31      En ce qui concerne le prétendu défaut de base juridique, le Conseil estime qu’une telle omission constitue tout au plus un vice purement formel qui ne saurait entraîner l’annulation de l’acte attaqué et note à cet égard que la Commission ne conteste pas que la base juridique procédurale applicable est l’article 218, paragraphe 9, TFUE, ni que la base juridique matérielle est l’article 114 TFUE.

32      S’agissant des modalités de vote, le Conseil fait valoir que, bien que la majorité qualifiée fût en principe applicable à l’adoption de l’acte attaqué, le fait qu’il a été possible d’obtenir l’unanimité au sein du Conseil pour l’adoption de cet acte ne saurait impliquer que le Conseil a agi en dehors de la procédure prévue à l’article 218, paragraphe 9, TFUE. Cette institution ajoute que, la Commission n’ayant pas modifié sa proposition du 29 mai 2015 au cours des débats qui ont conduit à l’adoption de la position de l’Union pour prendre en compte les modifications sur lesquelles un accord était sur le point d’intervenir au sein du Conseil, il découle de l’article 293, paragraphe 1, TFUE que le Conseil devait statuer à l’unanimité.

33      Le Conseil souligne qu’il adopte parfois, sous la forme de conclusions, certains actes produisant ou destinés à produire un effet juridique, tout en précisant que, en pareil cas, il doit respecter les exigences procédurales prévues par les traités, conformément à la base juridique applicable.

34      Selon cette institution, contrairement à ce qu’allègue la Commission, le fait quel’acte attaqué s’écarte de la proposition présentée par celle-ci le 29 mai 2015 ne démontre en aucun casque la recherche du consensus, au lieu de la majorité qualifiée, est susceptible d’aboutir à un résultat différent, affectant négativement la politique de l’Union.

35      En outre, le Conseil relève que le grief invoqué par la Commission concernant la forme de l’acte attaqué est en contradiction avec sa pratique constante quant à l’élaboration de la position de l’Union en vue des conférences mondiales des radiocommunications précédentes.
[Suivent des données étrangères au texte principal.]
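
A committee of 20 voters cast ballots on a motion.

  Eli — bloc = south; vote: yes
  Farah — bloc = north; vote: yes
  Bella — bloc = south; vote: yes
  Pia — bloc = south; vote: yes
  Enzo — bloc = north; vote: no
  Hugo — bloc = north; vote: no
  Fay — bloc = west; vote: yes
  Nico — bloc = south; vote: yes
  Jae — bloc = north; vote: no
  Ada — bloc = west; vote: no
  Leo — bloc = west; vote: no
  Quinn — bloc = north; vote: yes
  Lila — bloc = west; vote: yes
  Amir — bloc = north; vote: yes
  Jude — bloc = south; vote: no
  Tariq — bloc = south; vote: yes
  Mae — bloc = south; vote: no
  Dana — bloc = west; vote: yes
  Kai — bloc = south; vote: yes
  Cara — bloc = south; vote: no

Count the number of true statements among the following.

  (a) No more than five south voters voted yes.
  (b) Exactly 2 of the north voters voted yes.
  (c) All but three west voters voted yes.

(a) south: |A| = 9, |A ∩ B| = 6; needs |A ∩ B| ≤ 5 — false.
(b) north: |A| = 6, |A ∩ B| = 3; needs |A ∩ B| = 2 — false.
(c) west: |A| = 5, |A ∩ B| = 3; needs |A ∖ B| = 3 — false.

0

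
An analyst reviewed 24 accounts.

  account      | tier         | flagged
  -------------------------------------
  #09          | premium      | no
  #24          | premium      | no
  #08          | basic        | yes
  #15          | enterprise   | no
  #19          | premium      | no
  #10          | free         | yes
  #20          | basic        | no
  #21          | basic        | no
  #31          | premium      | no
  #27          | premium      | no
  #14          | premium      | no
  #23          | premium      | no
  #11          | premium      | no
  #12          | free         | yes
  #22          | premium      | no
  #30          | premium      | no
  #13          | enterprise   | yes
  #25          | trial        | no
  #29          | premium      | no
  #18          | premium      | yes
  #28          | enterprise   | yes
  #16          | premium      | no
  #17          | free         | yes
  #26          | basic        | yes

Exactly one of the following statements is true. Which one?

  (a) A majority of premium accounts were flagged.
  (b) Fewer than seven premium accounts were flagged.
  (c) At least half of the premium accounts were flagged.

(b)

|A| = 13, |A ∩ B| = 1, |A ∖ B| = 12.
(a) requires |A ∩ B| > |A ∖ B|: false.
(b) requires |A ∩ B| < 7: true.
(c) requires |A ∩ B| ≥ |A ∖ B|: false.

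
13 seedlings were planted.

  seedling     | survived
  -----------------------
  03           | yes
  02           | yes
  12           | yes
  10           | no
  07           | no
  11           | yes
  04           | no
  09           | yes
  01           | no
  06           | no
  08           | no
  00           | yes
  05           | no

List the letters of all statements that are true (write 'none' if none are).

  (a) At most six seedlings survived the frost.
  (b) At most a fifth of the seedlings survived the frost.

|A| = 13, |A ∩ B| = 6, |A ∖ B| = 7.
(a) |A ∩ B| ≤ 6: holds.
(b) |A ∩ B| / |A| ≤ 1/5: fails.

(a)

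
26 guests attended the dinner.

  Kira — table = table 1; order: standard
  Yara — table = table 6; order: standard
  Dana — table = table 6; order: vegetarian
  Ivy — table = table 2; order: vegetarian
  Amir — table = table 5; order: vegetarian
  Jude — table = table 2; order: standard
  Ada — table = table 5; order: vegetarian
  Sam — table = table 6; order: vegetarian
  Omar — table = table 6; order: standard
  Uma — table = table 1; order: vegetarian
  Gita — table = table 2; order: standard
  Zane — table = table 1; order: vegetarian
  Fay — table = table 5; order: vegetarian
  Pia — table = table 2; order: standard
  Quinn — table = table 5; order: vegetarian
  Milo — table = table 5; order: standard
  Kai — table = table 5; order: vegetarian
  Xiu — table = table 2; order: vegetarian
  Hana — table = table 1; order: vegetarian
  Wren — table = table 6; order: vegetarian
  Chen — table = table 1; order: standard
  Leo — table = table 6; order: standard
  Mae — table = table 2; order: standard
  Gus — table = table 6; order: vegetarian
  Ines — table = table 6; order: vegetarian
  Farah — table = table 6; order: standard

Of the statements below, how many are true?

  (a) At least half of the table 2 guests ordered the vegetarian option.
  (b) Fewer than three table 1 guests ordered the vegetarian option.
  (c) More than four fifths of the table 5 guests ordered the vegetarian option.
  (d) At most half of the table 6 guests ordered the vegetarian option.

1

(a) table 2: |A| = 6, |A ∩ B| = 2; needs |A ∩ B| ≥ |A ∖ B| — false.
(b) table 1: |A| = 5, |A ∩ B| = 3; needs |A ∩ B| < 3 — false.
(c) table 5: |A| = 6, |A ∩ B| = 5; needs |A ∩ B| / |A| > 4/5 — true.
(d) table 6: |A| = 9, |A ∩ B| = 5; needs |A ∩ B| ≤ |A ∖ B| — false.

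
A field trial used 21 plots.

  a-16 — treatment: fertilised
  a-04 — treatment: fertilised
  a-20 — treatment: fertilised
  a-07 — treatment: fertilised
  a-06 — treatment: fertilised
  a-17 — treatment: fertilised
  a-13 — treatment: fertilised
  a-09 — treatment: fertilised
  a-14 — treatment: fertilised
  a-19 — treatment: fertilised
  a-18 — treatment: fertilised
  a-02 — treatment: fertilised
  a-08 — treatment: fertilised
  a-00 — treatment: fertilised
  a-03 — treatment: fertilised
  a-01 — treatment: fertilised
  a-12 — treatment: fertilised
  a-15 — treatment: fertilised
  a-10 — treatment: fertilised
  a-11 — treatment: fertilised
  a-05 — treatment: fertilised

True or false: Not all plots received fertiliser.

'Not all plots received fertiliser' holds iff A ⊄ B (|A ∖ B| ≥ 1).
|A| = 21, |A ∩ B| = 21, |A ∖ B| = 0.
So the statement is false.

False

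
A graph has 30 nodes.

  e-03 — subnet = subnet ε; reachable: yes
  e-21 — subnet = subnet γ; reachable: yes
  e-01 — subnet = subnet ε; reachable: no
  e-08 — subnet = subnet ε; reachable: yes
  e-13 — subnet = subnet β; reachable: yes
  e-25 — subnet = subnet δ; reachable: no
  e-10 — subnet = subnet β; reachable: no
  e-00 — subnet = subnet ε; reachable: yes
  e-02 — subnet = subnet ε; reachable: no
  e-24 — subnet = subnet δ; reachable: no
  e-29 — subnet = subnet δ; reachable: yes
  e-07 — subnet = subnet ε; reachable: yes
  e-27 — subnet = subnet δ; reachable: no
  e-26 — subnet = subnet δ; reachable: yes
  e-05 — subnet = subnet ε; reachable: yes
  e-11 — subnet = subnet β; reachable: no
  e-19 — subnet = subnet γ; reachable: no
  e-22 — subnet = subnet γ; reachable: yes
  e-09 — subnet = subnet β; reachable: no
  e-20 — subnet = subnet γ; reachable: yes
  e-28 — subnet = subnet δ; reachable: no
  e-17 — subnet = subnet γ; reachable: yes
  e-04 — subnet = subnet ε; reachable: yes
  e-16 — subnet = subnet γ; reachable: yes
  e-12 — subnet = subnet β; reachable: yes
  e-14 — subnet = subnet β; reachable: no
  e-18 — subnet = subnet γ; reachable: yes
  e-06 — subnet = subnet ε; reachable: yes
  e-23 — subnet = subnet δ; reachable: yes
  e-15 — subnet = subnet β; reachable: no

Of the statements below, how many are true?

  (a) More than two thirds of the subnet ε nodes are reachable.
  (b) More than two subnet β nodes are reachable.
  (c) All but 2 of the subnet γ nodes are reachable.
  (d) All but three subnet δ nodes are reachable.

(a) subnet ε: |A| = 9, |A ∩ B| = 7; needs |A ∩ B| / |A| > 2/3 — true.
(b) subnet β: |A| = 7, |A ∩ B| = 2; needs |A ∩ B| > 2 — false.
(c) subnet γ: |A| = 7, |A ∩ B| = 6; needs |A ∖ B| = 2 — false.
(d) subnet δ: |A| = 7, |A ∩ B| = 3; needs |A ∖ B| = 3 — false.

1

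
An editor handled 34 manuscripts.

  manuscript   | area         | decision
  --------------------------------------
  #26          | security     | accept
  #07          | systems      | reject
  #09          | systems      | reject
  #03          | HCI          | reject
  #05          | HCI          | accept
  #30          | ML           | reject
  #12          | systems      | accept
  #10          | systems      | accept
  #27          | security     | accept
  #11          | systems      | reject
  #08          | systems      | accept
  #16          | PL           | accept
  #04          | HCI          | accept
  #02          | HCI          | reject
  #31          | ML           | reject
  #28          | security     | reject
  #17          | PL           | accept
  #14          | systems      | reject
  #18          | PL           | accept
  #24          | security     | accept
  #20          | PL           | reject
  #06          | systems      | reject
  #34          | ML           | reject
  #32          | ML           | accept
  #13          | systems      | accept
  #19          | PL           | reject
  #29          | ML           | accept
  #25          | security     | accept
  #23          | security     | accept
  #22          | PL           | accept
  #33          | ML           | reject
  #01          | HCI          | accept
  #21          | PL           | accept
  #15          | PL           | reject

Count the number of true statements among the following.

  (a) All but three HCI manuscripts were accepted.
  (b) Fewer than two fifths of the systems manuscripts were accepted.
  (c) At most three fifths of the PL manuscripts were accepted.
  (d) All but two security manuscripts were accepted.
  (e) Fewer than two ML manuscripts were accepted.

(a) HCI: |A| = 5, |A ∩ B| = 3; needs |A ∖ B| = 3 — false.
(b) systems: |A| = 9, |A ∩ B| = 4; needs |A ∩ B| / |A| < 2/5 — false.
(c) PL: |A| = 8, |A ∩ B| = 5; needs |A ∩ B| / |A| ≤ 3/5 — false.
(d) security: |A| = 6, |A ∩ B| = 5; needs |A ∖ B| = 2 — false.
(e) ML: |A| = 6, |A ∩ B| = 2; needs |A ∩ B| < 2 — false.

0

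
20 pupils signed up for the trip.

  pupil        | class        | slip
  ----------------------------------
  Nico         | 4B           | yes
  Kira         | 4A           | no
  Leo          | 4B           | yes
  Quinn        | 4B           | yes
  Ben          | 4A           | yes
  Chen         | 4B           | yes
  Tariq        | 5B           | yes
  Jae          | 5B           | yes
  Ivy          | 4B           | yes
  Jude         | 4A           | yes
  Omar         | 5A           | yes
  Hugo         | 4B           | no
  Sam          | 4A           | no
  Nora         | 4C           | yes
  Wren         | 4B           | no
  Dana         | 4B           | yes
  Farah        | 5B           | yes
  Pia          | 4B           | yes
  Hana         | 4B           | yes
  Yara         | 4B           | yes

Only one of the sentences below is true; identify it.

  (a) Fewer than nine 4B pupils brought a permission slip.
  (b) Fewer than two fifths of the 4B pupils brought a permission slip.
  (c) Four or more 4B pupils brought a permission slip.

|A| = 11, |A ∩ B| = 9, |A ∖ B| = 2.
(a) requires |A ∩ B| < 9: false.
(b) requires |A ∩ B| / |A| < 2/5: false.
(c) requires |A ∩ B| ≥ 4: true.

(c)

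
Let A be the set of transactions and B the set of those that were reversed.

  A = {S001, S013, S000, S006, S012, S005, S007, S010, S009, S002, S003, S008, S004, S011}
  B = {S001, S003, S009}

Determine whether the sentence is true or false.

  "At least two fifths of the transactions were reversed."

False

Truth condition: |A ∩ B| / |A| ≥ 2/5.
A (the restrictor) = {S001, S013, S000, S006, S012, S005, S007, S010, S009, S002, S003, S008, S004, S011}, |A| = 14.
A ∩ B = {S001, S009, S003}, so |A ∩ B| = 3.
A ∖ B = {S013, S000, S006, S012, S005, S007, S010, S002, S008, S004, S011}, so |A ∖ B| = 11.
|A ∩ B|/|A| = 3/14, so the statement is false.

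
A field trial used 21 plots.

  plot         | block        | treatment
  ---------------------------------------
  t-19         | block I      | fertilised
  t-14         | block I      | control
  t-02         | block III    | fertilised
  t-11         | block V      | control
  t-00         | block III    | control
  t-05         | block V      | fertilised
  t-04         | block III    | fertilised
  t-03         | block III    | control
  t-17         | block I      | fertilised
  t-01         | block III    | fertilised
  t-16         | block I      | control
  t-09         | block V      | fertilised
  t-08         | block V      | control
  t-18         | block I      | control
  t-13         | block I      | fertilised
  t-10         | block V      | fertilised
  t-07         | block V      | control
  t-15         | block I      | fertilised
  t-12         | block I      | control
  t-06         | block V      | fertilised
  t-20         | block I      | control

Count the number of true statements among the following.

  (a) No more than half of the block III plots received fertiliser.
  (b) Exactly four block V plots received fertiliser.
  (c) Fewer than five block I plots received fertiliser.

2

(a) block III: |A| = 5, |A ∩ B| = 3; needs |A ∩ B| ≤ |A ∖ B| — false.
(b) block V: |A| = 7, |A ∩ B| = 4; needs |A ∩ B| = 4 — true.
(c) block I: |A| = 9, |A ∩ B| = 4; needs |A ∩ B| < 5 — true.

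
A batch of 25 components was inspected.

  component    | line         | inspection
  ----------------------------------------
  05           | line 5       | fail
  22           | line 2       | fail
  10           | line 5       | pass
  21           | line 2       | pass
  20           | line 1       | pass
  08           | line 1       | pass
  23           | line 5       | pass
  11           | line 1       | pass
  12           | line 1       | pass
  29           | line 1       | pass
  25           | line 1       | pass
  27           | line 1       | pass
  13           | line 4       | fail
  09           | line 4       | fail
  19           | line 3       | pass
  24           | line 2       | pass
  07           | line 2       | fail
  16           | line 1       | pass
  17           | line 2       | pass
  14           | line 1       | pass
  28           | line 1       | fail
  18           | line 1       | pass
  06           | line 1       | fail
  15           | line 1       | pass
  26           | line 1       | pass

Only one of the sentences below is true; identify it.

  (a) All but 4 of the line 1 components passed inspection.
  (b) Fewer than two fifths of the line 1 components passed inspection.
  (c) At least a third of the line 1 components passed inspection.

(c)

|A| = 14, |A ∩ B| = 12, |A ∖ B| = 2.
(a) requires |A ∖ B| = 4: false.
(b) requires |A ∩ B| / |A| < 2/5: false.
(c) requires |A ∩ B| / |A| ≥ 1/3: true.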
Cette institution estime qu’une lecture des traités telle que préconisée par la Commission compliquerait sensiblement la défense des intérêts de l’Union sur la scène internationale et bouleverserait l’équilibre institutionnel prévu par les traités.

 Appréciation de la Cour

36      Par son moyen unique, la Commission fait valoir, en substance, que, en adoptant des conclusions sur la CMR-15, au lieu d’une décision conformément à sa proposition du 29 mai 2015, le Conseil a violé l’article 218, paragraphe 9, TFUE. Elle reproche également au Conseil de ne pas avoir indiqué la base juridique de l’acte attaqué.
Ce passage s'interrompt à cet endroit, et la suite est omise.